English has a distinct path to success. Instead of following his Boston Latin School peers to an Ivy League school, he enrolls in the local Boston chapter of UMass with a full free ride, where he kindles his passion for computer science despite first pursuing music. English is prolific from the start. Kidder describes the many games and software programs that English thinks up and produces. He proves himself exceptionally gifted in imagination and ability to his professors, peers, and bosses, but his creative prowess rarely acts without a higher motive. Kidder portrays English as someone with as much genius for empathy as for computer science.

Kayak, for example, may seem to some as a website with the narrow goal of “optimizing a customer’s flight options,” but English expanded the purpose by enforcing in the company’s culture a deep consideration for the customer. “Paul had devised a scheme he called ‘Empath,’ which had obliged every coder in Concord to answer some angry emails from customers.” He also had programmers answer calls. This made both sides more passionate about the company, giving customers a reason to advocate for Kayak, and engineers a chance to hear about problems from people personally affected by glitches. English’s next travel website, Lola, took customer service a step further by connecting travelers with live agents, eliminating automation altogether.

Other of English’s pursuits have been more transparently philanthropic. His work in Haiti, for example, has culminated in Summits Education. “The general aim was to make [Haitian] schools a model of vastly improved, indigenous public education – delivered to Haitians by Haitians, in their native language, Creole.” English’s truck full of money has been as dynamic as he.

Kidder’s Pulitzer Prize-winning writing disappears, for the most part, into the background of English’s life and the myriad voices of friends, coworkers, and family that harmonize with it. Occasionally, Kidder pushes his writing to the foreground in a spectacular pop of wit and lyricism that acutely highlights a certain idea.
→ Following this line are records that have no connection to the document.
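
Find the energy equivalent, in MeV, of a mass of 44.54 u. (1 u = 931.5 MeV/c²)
E = mc² = 41490 MeV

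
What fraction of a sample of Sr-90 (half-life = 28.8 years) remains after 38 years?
N/N₀ = (1/2)^(t/t½) = 0.4007 = 40.1%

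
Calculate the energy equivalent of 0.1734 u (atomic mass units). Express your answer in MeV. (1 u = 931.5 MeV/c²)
E = mc² = 161.5 MeV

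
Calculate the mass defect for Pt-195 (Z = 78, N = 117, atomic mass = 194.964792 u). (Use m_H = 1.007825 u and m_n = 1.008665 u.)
Δm = Z·m_H + N·m_n − M = 1.659 u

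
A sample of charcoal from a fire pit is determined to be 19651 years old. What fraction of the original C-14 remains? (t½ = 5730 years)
N/N₀ = (1/2)^(t/t½) = 0.09282 = 9.28%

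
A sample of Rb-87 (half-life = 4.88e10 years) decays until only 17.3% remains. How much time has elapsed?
t = t½ × log₂(N₀/N) = 1.235e11 years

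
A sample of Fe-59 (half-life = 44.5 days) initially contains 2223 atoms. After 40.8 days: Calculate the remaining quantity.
N = N₀(1/2)^(t/t½) = 1177 atoms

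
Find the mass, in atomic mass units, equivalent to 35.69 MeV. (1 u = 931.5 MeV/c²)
m = E/c² = 0.03831 u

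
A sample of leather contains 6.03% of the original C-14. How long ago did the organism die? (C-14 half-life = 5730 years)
Age = t½ × log₂(1/ratio) = 23220 years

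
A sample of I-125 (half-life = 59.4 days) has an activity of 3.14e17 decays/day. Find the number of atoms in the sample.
N = A/λ = 2.691e19 atoms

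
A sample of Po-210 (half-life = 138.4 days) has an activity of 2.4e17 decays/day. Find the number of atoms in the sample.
N = A/λ = 4.792e19 atoms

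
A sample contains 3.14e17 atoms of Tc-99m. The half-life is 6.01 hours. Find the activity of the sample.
A = λN = 3.621e16 decays/hour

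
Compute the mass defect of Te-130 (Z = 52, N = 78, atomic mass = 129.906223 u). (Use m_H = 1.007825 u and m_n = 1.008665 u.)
Δm = Z·m_H + N·m_n − M = 1.177 u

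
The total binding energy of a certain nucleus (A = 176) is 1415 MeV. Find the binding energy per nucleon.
B.E./A = 1415/176 = 8.04 MeV/nucleon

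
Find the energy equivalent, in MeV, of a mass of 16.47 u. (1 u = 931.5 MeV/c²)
E = mc² = 15340 MeV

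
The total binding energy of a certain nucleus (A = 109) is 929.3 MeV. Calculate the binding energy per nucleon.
B.E./A = 929.3/109 = 8.526 MeV/nucleon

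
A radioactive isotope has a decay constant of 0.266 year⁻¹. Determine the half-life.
t½ = ln(2)/λ = 2.606 years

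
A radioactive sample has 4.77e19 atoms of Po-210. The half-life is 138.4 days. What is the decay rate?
A = λN = 2.389e17 decays/day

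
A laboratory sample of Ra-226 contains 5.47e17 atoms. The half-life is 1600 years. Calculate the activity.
A = λN = 2.37e14 decays/year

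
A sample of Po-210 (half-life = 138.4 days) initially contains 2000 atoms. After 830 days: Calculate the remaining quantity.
N = N₀(1/2)^(t/t½) = 31.31 atoms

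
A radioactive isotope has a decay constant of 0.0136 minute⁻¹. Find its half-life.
t½ = ln(2)/λ = 50.97 minutes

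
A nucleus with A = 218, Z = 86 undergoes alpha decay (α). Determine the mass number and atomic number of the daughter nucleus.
Daughter: A = 214, Z = 84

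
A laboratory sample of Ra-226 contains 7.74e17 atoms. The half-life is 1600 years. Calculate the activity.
A = λN = 3.353e14 decays/year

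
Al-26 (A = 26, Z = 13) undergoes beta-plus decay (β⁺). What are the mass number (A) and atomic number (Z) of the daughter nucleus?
Daughter: A = 26, Z = 12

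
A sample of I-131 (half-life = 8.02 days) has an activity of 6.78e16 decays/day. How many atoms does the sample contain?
N = A/λ = 7.845e17 atoms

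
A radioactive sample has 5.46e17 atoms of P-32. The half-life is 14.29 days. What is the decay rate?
A = λN = 2.648e16 decays/day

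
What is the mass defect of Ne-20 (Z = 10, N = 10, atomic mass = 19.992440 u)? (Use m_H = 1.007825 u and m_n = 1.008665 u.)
Δm = Z·m_H + N·m_n − M = 0.1725 u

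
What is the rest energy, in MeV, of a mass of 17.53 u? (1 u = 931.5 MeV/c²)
E = mc² = 16330 MeV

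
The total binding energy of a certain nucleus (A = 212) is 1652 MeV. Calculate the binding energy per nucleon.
B.E./A = 1652/212 = 7.792 MeV/nucleon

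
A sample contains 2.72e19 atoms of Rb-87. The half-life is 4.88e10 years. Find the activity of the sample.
A = λN = 3.863e8 decays/year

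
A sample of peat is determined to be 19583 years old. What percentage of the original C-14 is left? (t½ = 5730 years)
N/N₀ = (1/2)^(t/t½) = 0.09358 = 9.36%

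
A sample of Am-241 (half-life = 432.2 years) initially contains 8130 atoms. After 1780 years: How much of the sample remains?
N = N₀(1/2)^(t/t½) = 468.1 atoms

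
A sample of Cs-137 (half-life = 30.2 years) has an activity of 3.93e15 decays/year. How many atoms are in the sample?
N = A/λ = 1.712e17 atoms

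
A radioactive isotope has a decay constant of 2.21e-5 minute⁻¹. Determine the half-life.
t½ = ln(2)/λ = 31360 minutes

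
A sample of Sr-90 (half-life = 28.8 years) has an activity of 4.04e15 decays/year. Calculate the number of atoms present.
N = A/λ = 1.679e17 atoms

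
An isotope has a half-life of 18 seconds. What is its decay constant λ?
λ = ln(2)/t½ = 0.03851 second⁻¹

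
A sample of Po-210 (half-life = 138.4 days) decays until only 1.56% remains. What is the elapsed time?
t = t½ × log₂(N₀/N) = 830.7 days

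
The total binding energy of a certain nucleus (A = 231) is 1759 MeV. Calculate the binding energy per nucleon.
B.E./A = 1759/231 = 7.615 MeV/nucleon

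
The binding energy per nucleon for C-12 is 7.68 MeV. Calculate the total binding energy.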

One example is an image from section four of the book, titled Apps, where English promotes his idea for Blade, a startup incubator and exclusive nightclub. The image is of a simple rendering of the building where Blade will take shape with windows painted purple in Photoshop: “It was a picture made of fact and fantasy, a little like the idea for Blade, a little like a video game, a little like market capitalism, a little like money for those who have more than enough.”